Solving Only One-Half of the Problem (Part 2)
Last week I was telling you about a very typical call in our office. Joe and Mary went to see an attorney to get their affairs in order when they learned that Mary had dementia. It was a little more than 3 years later – when he could no longer care for Mary at home – that Joe called me, panic stricken, when he learned what it would cost to place Mary in a facility.
Joe took care of his estate planning need – what happens when he and/or Mary dies. But he didn’t address the problem of what happens if they live and one or both of them need long term care at a cost of as much as $11,000 to $13,000 a month. It’s what I call the “second-half” of the problem.
What Joe and Mary needed 3 years ago was a long term care asset protection plan which would enable them to pay for the care that Mary needs but allow them to qualify for Medicaid in the event Joe had to put Mary into a facility – without putting Joe in the poorhouse. Had they placed assets into an asset protection trust then, Mary could have qualified for Medicaid in less than2 years from now.
I explained this to Joe but knew it wasn’t all that helpful to him now. “What can/should I do now to help solve my problem”, he asked. Joe still had some options. As the healthy spouse, Joe is entitled to keep a home (as long as he is living in it) no matter the value and approximately $120,000 in order for Mary to qualify for Medicaid. He told me they had $600,000 and a home worth $400,000.
I explained that he could sell his home and take the proceeds and enough of the $600,000 to buy a new home so that he would then own a home and $120,000. His reaction was similar to many of my clients when I first pose this solution. He wasn’t thrilled with the prospect of having to move. He also told me that $400,000 of his investments are in retirement accounts so that he when he withdraws that money he must pay taxes on it.
Another option is to take $500,000 and buy something called a Medicaid compliant annuity which converts the asset to income payable to Joe as the healthy spouse. However, he wasn’t crazy about that either because once done it can’t be undone. He locks into a monthly income for the rest of his life which he can’t undo.
I told him the 3rd option is to do no planning but simply pay the nursing home bill each month. If Mary lives long enough he’ll get the savings spent down to $120,000. If she passes away before then he can keep what is left. Understandably, he didn’t like that idea either.

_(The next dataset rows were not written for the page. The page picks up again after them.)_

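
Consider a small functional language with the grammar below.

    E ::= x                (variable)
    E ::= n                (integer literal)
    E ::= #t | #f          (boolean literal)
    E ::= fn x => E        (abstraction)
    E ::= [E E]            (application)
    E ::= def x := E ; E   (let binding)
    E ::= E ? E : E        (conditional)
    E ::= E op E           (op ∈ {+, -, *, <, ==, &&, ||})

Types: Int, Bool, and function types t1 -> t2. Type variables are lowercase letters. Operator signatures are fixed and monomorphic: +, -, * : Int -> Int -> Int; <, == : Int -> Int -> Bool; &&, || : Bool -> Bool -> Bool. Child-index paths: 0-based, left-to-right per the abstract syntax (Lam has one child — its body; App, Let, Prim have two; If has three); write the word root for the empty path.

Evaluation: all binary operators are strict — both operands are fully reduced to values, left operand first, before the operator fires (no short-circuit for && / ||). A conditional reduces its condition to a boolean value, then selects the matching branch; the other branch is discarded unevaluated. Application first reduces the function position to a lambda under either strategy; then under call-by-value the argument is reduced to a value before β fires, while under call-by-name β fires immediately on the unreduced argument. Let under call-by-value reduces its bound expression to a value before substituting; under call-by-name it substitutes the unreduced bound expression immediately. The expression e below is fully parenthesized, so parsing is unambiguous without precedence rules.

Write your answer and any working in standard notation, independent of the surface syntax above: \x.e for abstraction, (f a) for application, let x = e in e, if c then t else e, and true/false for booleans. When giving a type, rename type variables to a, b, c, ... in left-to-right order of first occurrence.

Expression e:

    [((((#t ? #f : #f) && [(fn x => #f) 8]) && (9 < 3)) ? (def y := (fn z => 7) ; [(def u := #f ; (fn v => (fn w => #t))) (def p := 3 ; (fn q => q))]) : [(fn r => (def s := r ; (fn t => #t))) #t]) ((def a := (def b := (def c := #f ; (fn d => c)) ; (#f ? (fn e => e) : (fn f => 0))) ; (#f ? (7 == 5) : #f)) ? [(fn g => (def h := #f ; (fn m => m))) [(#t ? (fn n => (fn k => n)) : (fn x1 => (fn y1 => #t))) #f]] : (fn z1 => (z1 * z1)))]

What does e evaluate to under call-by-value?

Working:
step 0: ((if (((if true then false else false) && ((\x.false) 8)) && (9 < 3)) then (let y = (\z.7) in ((let u = false in (\v.(\w.true))) (let p = 3 in (\q.q)))) else ((\r.(let s = r in (\t.true))) true)) (if (let a = (let b = (let c = false in (\d.c)) in (if false then (\e.e) else (\f.0))) in (if false then (7 == 5) else false)) then ((\g.(let h = false in (\m.m))) ((if true then (\n.(\k.n)) else (\x1.(\y1.true))) false)) else (\z1.(z1 * z1))))
step 1: [if@0.0.0.0] ((if ((false && ((\x.false) 8)) && (9 < 3)) then (let y = (\z.7) in ((let u = false in (\v.(\w.true))) (let p = 3 in (\q.q)))) else ((\r.(let s = r in (\t.true))) true)) (if (let a = (let b = (let c = false in (\d.c)) in (if false then (\e.e) else (\f.0))) in (if false then (7 == 5) else false)) then ((\g.(let h = false in (\m.m))) ((if true then (\n.(\k.n)) else (\x1.(\y1.true))) false)) else (\z1.(z1 * z1))))
step 2: [beta@0.0.0.1] ((if ((false && false) && (9 < 3)) then (let y = (\z.7) in ((let u = false in (\v.(\w.true))) (let p = 3 in (\q.q)))) else ((\r.(let s = r in (\t.true))) true)) (if (let a = (let b = (let c = false in (\d.c)) in (if false then (\e.e) else (\f.0))) in (if false then (7 == 5) else false)) then ((\g.(let h = false in (\m.m))) ((if true then (\n.(\k.n)) else (\x1.(\y1.true))) false)) else (\z1.(z1 * z1))))
step 3: [delta@0.0.0] ((if (false && (9 < 3)) then (let y = (\z.7) in ((let u = false in (\v.(\w.true))) (let p = 3 in (\q.q)))) else ((\r.(let s = r in (\t.true))) true)) (if (let a = (let b = (let c = false in (\d.c)) in (if false then (\e.e) else (\f.0))) in (if false then (7 == 5) else false)) then ((\g.(let h = false in (\m.m))) ((if true then (\n.(\k.n)) else (\x1.(\y1.true))) false)) else (\z1.(z1 * z1))))
step 4: [delta@0.0.1] ((if (false && false) then (let y = (\z.7) in ((let u = false in (\v.(\w.true))) (let p = 3 in (\q.q)))) else ((\r.(let s = r in (\t.true))) true)) (if (let a = (let b = (let c = false in (\d.c)) in (if false then (\e.e) else (\f.0))) in (if false then (7 == 5) else false)) then ((\g.(let h = false in (\m.m))) ((if true then (\n.(\k.n)) else (\x1.(\y1.true))) false)) else (\z1.(z1 * z1))))
step 5: [delta@0.0] ((if false then (let y = (\z.7) in ((let u = false in (\v.(\w.true))) (let p = 3 in (\q.q)))) else ((\r.(let s = r in (\t.true))) true)) (if (let a = (let b = (let c = false in (\d.c)) in (if false then (\e.e) else (\f.0))) in (if false then (7 == 5) else false)) then ((\g.(let h = false in (\m.m))) ((if true then (\n.(\k.n)) else (\x1.(\y1.true))) false)) else (\z1.(z1 * z1))))
step 6: [if@0] (((\r.(let s = r in (\t.true))) true) (if (let a = (let b = (let c = false in (\d.c)) in (if false then (\e.e) else (\f.0))) in (if false then (7 == 5) else false)) then ((\g.(let h = false in (\m.m))) ((if true then (\n.(\k.n)) else (\x1.(\y1.true))) false)) else (\z1.(z1 * z1))))
step 7: [beta@0] ((let s = true in (\t.true)) (if (let a = (let b = (let c = false in (\d.c)) in (if false then (\e.e) else (\f.0))) in (if false then (7 == 5) else false)) then ((\g.(let h = false in (\m.m))) ((if true then (\n.(\k.n)) else (\x1.(\y1.true))) false)) else (\z1.(z1 * z1))))
step 8: [let@0] ((\t.true) (if (let a = (let b = (let c = false in (\d.c)) in (if false then (\e.e) else (\f.0))) in (if false then (7 == 5) else false)) then ((\g.(let h = false in (\m.m))) ((if true then (\n.(\k.n)) else (\x1.(\y1.true))) false)) else (\z1.(z1 * z1))))
step 9: [let@1.0.0.0] ((\t.true) (if (let a = (let b = (\d.false) in (if false then (\e.e) else (\f.0))) in (if false then (7 == 5) else false)) then ((\g.(let h = false in (\m.m))) ((if true then (\n.(\k.n)) else (\x1.(\y1.true))) false)) else (\z1.(z1 * z1))))
step 10: [let@1.0.0] ((\t.true) (if (let a = (if false then (\e.e) else (\f.0)) in (if false then (7 == 5) else false)) then ((\g.(let h = false in (\m.m))) ((if true then (\n.(\k.n)) else (\x1.(\y1.true))) false)) else (\z1.(z1 * z1))))
step 11: [if@1.0.0] ((\t.true) (if (let a = (\f.0) in (if false then (7 == 5) else false)) then ((\g.(let h = false in (\m.m))) ((if true then (\n.(\k.n)) else (\x1.(\y1.true))) false)) else (\z1.(z1 * z1))))
step 12: [let@1.0] ((\t.true) (if (if false then (7 == 5) else false) then ((\g.(let h = false in (\m.m))) ((if true then (\n.(\k.n)) else (\x1.(\y1.true))) false)) else (\z1.(z1 * z1))))
step 13: [if@1.0] ((\t.true) (if false then ((\g.(let h = false in (\m.m))) ((if true then (\n.(\k.n)) else (\x1.(\y1.true))) false)) else (\z1.(z1 * z1))))
step 14: [if@1] ((\t.true) (\z1.(z1 * z1)))
step 15: [beta@root] true

Answer: true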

I told him he was lucky because at least he has options. The lesson to be learned, however, is that what Joe should have done 3+ years ago, when he thought he was getting his affairs in order, was to take care of the whole problem. That means addressing the questions “what happens if I die” but also “what happens if I don’ die but get sick first and have a $150,000 long term care expense”.
Obviously Joe can’t turn back the clock. For those other “Joes” facing the same problem in the future, however, consulting with an elder care attorney who can help solve the whole problem can make the outcome so much more palatable.